Dans les manchettes | Espace | Gavin Reiff | Investisseurs stratégiques et locataires : s’adapter à la nouvelle réalité

Auteur: Gavin Reiff, Ing., MBA, Vice-président, RICHTER S.E.N.C.R.L.

Article paru initialement dans le magazine Espace Montréal, volume 30, #2, 2021.

Les villes et les communautés où nous vivons sont des témoins de l’histoire. Pensez au tracé des rues, aux réseaux de services publics, au cachet spécial de votre quartier et de votre centre-ville, ainsi qu’aux bâtiments privés et aux institutions publiques telles que les mairies et les bibliothèques. Leur emplacement, leur taille, leur forme construite, leur opulence (ou leur sobriété) représentent des témoignages physiques des préférences des habitants de la région au fil du temps. Le style de chaque bâtiment marque leurs préférences de façon indélébile dans du métal, du béton et du verre.

Chaque lampadaire, intersection et bâtiment possède une histoire qui intéresserait les historiens et les archéologues urbains. Ils se demanderaient « Pourquoi est-il à cet endroit? », « Pourquoi en avait-on besoin? », « Qu’y avait-il auparavant à cet endroit? », « Qui a financé sa construction? » et « Que va-t-il devenir? ». Nous pourrions discourir longuement sur le sujet, mais pour les besoins de cet article, contentons-nous de savoir que les préférences des personnages principaux de ces histoires ont contribué à façonner l’environnement bâti, les communautés et les villes qui influencent notre vie quotidienne.

On a déjà dit que les villes constituent l’une des plus grandes inventions de l’humanité. Elles offrent de la sécurité, des occasions sociales, des occasions économiques et des choix. Elles favorisent également le transfert de connaissances, les économies d’échelle et de gamme, les institutions et la spécialisation.
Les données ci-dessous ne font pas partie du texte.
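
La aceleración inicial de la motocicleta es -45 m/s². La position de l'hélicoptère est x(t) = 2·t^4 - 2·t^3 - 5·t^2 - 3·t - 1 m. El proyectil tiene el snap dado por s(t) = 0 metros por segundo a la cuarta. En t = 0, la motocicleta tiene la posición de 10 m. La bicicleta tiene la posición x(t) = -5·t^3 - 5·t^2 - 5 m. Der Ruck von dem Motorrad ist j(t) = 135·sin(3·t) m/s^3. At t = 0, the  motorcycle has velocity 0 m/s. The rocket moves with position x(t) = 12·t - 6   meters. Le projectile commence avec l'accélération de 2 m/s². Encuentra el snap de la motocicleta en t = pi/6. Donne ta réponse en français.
Pour résoudre ceci, nous devons prendre 1 dérivée de notre équation du jerk j(t) = 135·sin(3·t). En dérivant le jerk, nous obtenons le snap: s(t) = 405·cos(3·t). Nous avons le snap s(t) = 405·cos(3·t). En substituant t = pi/6: s(pi/6) = 0.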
Les villes ont aussi des inconvénients inhérents, bien que l’histoire récente indique qu’elles présentent un net avantage. L’ONU estime qu’en 2007, davantage de personnes sur la planète vivaient dans des villes que dans des communautés rurales et, d’ici 2050, plus des deux tiers de la population mondiale résideront dans des villes.

 

Comment notre relation avec les villes a changé

Lorsque nous avons entamé cette nouvelle décennie, les années 2020, tout portait à croire que notre préférence pour les environnements urbains perdurerait. L’urbanisation continue et l’émergence de mégapoles semblaient aller de soi. Puis, le monde a changé. Tous les citoyens, dans tous les continents, tous les pays et toutes les villes, ont connu une crise sanitaire mondiale prédite par les scientifiques, mais si incroyable que nous ne pouvions la concevoir. Les facteurs économiques, sociaux et géopolitiques qui déterminent nos préférences ont changé rapidement et de façon spectaculaire. Puis, tout a changé. Notre attitude en tant que société envers la sécurité de la chaîne d’approvisionnement et la répartition des ressources s’est repliée sur elle-même. De manière défensive et protectrice, nos préférences quant à la façon dont nous utilisons notre environnement bâti et interagissons avec les gens ont changé.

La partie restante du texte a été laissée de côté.